In his second letter to the church at Thessaloniki, Saul describes two figures: 1) the man of lawlessness; and 2) the one who restrains him. If you prefer, the KJV renders this as “the son of perdition” and “the one who now letteth.”
Saul tells his readers that “the day of the Lord” (KJV: “the day of Christ”) is not at hand, and indeed, will not be at hand until the man of lawlessness (“son of perdition”) be revealed.
Clearly, the text’s meaning has not only a literal, but an anagogical sense.
First, the anagogical sense: Saul seems to indicate that, at some day within history, the Lord, Yeshua the Christos/Messiah, will return in his resurrected body to visit his people. This is the anagogical meaning of “the day of the Lord.” No one knows precisely when this day will occur, yet Saul gives us one basic interpretive rule: the day will not happen until the “man of lawlessness is revealed.” Now, what must needs happen to bring about this revelation, and thus the return of the Lord? The answer is simple: “the one who restrains” must cease his restraining. Then, the day of the Lord will take place, and the Lord will kill the man of lawlessness with his very “breath” (Read: his “Spirit,” his Holy Ghost, that Dove).
Let the wise reader allow the holy Spirit to interpret her reading of this. Let her carefully discern who is the man of lawlessness, and thus who his restrainer might be.
Now, onto the literal sense.
What is especially pertinent from a Lupine perspective on theological anthropology is this pair: man of lawlessness/one who restrains. Saul indicates that the man of lawlessness remains hidden within until the day of the Lord. And what keeps the man of lawlessness hidden, covered, protected in the darkest depths of subjectivity? Who indeed, but the very one who restrains?
Who is the “Man of Lawlessness”? Who is more lawless than that most wicked of our ancestors, Cain, that Wolf which skulks within? After all, the KJV calls him “the Son of Perdition,” and who more accurately stands for “Perdition” but the Cain’s Father? The (First) Adam!
Who, then, is the “One Who Restrains” but the inner Christ, the Second Adam, who, by the mediation of his Holy Ghost, that Dove worketh a work of regeneration in Adamic humanity, attaching it to his very own humanity, in hypostatic union with the divine Word?
What, then, is the literal meaning of Saul’s mysterious ruminations?
Just as Saul provides one anagogical rule for speaking about the future return of Christ, so he provides one literal rule for speaking about the inner man.
The Lord has not yet conquered Lupus-Cain, that principle of unredeemed humanity. He will–at the end of history, on the day of the Lord–finally slay Lupus-Cain with his very breath. But in the meantime, Lupus-Cain–being protected by a mark on his forehead, by a sacred covenant within the Godhead itself–is not to be molested, let alone slain. Rather, Lupus-Cain is to be (returning to the KJV) “let” alone, to do what wolves will do. Christ sanctifies the inner Adam, for Adamic humanity has been redeemed. But Christ “letteth” Lupus-Cain do what he will, for Cainite humanity remains untouched until the “day of the Lord.”

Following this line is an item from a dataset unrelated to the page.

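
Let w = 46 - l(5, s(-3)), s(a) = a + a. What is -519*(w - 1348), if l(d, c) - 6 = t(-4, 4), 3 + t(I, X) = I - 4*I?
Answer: 683523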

Saul rebukes the Thessalonians who think the day of the Lord has already come, i.e. those who foolishly think that Lupus-Cain can be mastered, tamed, made to obey.
Rather, in this “time between the times,” we must pray for Lupus-Cain, and give him a long leash, as we wait for the return of our LORD and Savior, Yeshua, the Christos/Messiah. May we take Saul’s rebuke to heart. Amen.